最後の指摘が鋭い。わたしの周囲にもいろいろな人がいて、「会社をやめる」と言って1ヵ月後に起業して法人登記を済ませていた人もいれば、何年も「こんなことをしようと思っている」という話やその業界の暗い話を続けている人もいる。聞く人にとっては、この人は100ぶんの100%の人、この人は100ぶんの0パーセントの人、という事実が明確になる。やっぱり黙ってやるのがすてき。


 人は人とかかわりあって生きていきますが、恋人だろうと家族だろうと、100パーセントぴったり、一つになってはいないものです。何を考えるかで行動も生き方も決まりますが、思考というのは、誰かと一緒にはできません。
 感じる、思う、考える、選ぶ、決める──人生の根っことなるこうしたところは、一人でしかできない。

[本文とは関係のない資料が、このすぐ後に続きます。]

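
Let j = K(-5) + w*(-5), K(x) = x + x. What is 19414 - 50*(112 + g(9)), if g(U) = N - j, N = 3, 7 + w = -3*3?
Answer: 17164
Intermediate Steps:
K(x) = 2*x
w = -16 (w = -7 - 3*3 = -7 - 9 = -16)
j = 70 (j = 2*(-5) - 16*(-5) = -10 + 80 = 70)
g(U) = -67 (g(U) = 3 - 1*70 = 3 - 70 = -67)
19414 - 50*(112 + g(9)) = 19414 - 50*(112 - 67) = 19414 - 50*45 = 19414 - 2250 = 17164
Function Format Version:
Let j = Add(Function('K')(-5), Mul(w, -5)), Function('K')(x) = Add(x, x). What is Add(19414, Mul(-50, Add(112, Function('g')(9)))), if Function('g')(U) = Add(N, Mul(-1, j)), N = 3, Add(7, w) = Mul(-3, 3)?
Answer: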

この事実を、いさぎよく認めなければならないと思うのです。
(「基本穂条件は孤独」より)

これも、うなずくしかない。



気晴らしはたまにいただくお菓子のようなもので、毎日の食事にはなりません。
(「したいこと・やるべきこと」より)

生きることは苦しいこと、というベースがあるんですよね。



 僕にとって清潔感を保つとは「ここが崩れると自信を失う」という境界線。どれほど賢くても能力があっても、馴れ合いに塗り込められて清潔感が姿を隠したら台無しになってしまう──そんな気がしてならないのです。
(「清潔なたたずまい」より)

「ここが崩れると信頼を失う」でもあるかも。



静かなしぐさをしているかどうかを、自己チェックのものさしにしましょう。荒れているようであれば、自分で自分をやさしく引き戻してあげましょう。
(「静かなしぐさ」より)

引き戻すというのは、ヨガをするようになってからわかったかも。自分の身体に自分でタコ糸を引いてる感じ。風にあおられちゃダメなんだよなぁ。


エレガントに、でもアクティブに。ただアクティブなだけでもいられない年齢なので、わたしにはこういう説教が大変重要です。